Nereden çıktı bu niyet?

Anlatayım.

Bernard Ollivier Fransa’da ismi iyi bilinen bir meslektaş. Önemli gazetelerde siyaset ve ekonomi alanlarında makaleleri yayımlanmış biri. Gazete yönetimlerinde de bulunmuş. Aklında hep 60 yaşına geldiğinde kendisini güncel konulardan azat etmek ve emeklilik günlerini farklı bir biçimde değerlendirmek varmış.  

Niyetini yerine getirmek için 60 yaşında emekli olmuş.

Bernard Ollivier, yollarda..

Aklında yıllarca taşıdığı niyet, Marco Polo’nun (1254-1324) asırlar önce yaptığı İpek Yolu seyahatini tekrarlamak olduğu için, hemen o niyetini hayata geçirmek için yola çıkmış…

İstanbul’dan başlayıp Pekin’e kadar seyahat etmiş Bernard Ollivier.

Yayan. Tabana kuvvet.

Gelip geçtiği yerlerde onu sırtındaki hayli yüklü (20 kg ağırlığında) sırt çantasıyla yürürken gören şoförlerin “Seni gideceğin yere biz bırakalım” tekliflerine hep olumsuz cevap vererek…

[Türkiye’de bir keresinde kendisinden ‘casus’ diye kuşkulanılmış; jandarmalar yoldan alıp ciple Sivas’a götürmüşler. Sorgusu sonrasında seyyah olduğu anlaşılmış, özür dilemişler. Ollivier, komutandan kendisini aldıkları 40 km gerideki noktaya götürüp bırakmalarını istemiş. Dediğini yapmışlar.

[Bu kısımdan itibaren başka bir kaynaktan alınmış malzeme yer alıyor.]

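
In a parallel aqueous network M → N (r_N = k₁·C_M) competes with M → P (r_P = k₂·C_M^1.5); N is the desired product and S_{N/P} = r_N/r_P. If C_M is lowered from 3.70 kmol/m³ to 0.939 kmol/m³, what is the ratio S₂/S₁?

1.99

S_{N/P} = (k₁/k₂)·C_M^-0.5, so S₂/S₁ = (C_{M,2}/C_{M,1})^-0.5.
= (0.939/3.70)^(-0.5) = (0.2538)^(-0.5) = 1.99.
Selectivity toward N rises as C_M falls — low-concentration operation is favoured.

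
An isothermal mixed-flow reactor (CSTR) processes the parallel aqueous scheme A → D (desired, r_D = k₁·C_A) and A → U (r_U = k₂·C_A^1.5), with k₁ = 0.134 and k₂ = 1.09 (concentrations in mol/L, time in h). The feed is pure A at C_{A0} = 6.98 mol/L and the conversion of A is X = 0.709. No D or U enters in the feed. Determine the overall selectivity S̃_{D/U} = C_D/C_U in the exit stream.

Exit C_A = C_{A0}(1−X) = 6.98×0.291 = 2.031 mol/L.
A CSTR operates uniformly at the exit composition, giving r_D = 0.2722 and r_U = 3.155 (each k·C_A^n at C_A = 2.031).
Overall selectivity = C_D/C_U = r_Dτ/(r_Uτ) = r_D/r_U = 0.0863.

0.0863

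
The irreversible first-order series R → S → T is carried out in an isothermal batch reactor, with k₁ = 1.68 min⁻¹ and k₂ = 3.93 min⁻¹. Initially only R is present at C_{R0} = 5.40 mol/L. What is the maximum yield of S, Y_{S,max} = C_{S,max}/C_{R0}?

For a first-order series the maximum intermediate yield is C_{S,max}/C_{R0} = (k₁/k₂)^[k₂/(k₂−k₁)].
= (1.68/3.93)^(3.93/(3.93−1.68)) = (0.4275)^(1.747) = 0.2266.

0.227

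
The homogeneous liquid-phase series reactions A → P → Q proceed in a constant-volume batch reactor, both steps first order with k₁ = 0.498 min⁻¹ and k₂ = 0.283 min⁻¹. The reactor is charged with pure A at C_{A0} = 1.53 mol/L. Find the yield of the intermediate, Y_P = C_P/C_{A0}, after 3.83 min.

0.440

The intermediate concentration in a first-order A→B→C sequence is C_P = k₁C_{A0}(e^(−k₁t) − e^(−k₂t))/(k₂−k₁).
e^(−k₁t) = e^(−0.498×3.83) = e^(−1.907) = 0.1485; e^(−k₂t) = e^(−1.084) = 0.3383.
C_P = 0.498×1.53/(0.283−0.498) × (0.1485−0.3383) = (-3.544)×(-0.1898) = 0.6726 mol/L.
Y_P = C_P/C_{A0} = 0.6726/1.53 = 0.440.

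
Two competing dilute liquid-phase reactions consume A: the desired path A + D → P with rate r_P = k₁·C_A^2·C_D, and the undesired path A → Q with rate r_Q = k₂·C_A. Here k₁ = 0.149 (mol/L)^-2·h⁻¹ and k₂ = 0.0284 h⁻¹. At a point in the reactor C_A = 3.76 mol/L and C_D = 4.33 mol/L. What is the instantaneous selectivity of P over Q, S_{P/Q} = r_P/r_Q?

S_{P/Q} = r_P/r_Q = (k₁·C_A^2·C_D)/(k₂·C_A) = (k₁/k₂)·C_A·C_D.
= (0.149×3.760^2×4.330) / (0.0284×3.760) = 9.121/0.1068 = 85.4.

85.4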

Seyahatini, sonrasında, dört cilt halinde kitaplaştırmış Fransız gazeteci.

Kitapları önce Fransızca sonra da İngilizce olarak çıktı.

Ollivier’in kitabı..

İstanbul’dan başlattığı seyahatinin ilk bölümü ‘Out of Istanbul – A Journey of Discovery Along the Silk Road’ başlığıyla İngilizce yayımlandı.

Okudum ve etkilendim.

Bernard Ollivier Fatih Sultan Köprüsü’nün Anadolu yakasında taksiden inmiş, ilk gün yürüyerek Kavacık yoluyla Beykoz merkeze gelmiş; orada kalabileceği bir otel olmadığını fark edince, tavsiye üzerine Polonezköy’e kadar yolunu uzatmış…

İlk gün 30 km’yi bulmuş yürüyüşü.

Ardından bazen maceralar da yaşamış, ama Marco Polo’nun kitabında geçen her yere uğrayarak hiç aksatmadan yoluna devam etmiş. 

Kitabın yarısında Erzurum’a vardığında, aynı yollardan ben de geçmeye karar verdim ve daha önce okuduğum yüzlerce sayfayı en başa dönerek bir kez daha okudum; bu kez uğradığı her yerin ismini ve hangi il/ilçede gecelediyse onları da not ederek…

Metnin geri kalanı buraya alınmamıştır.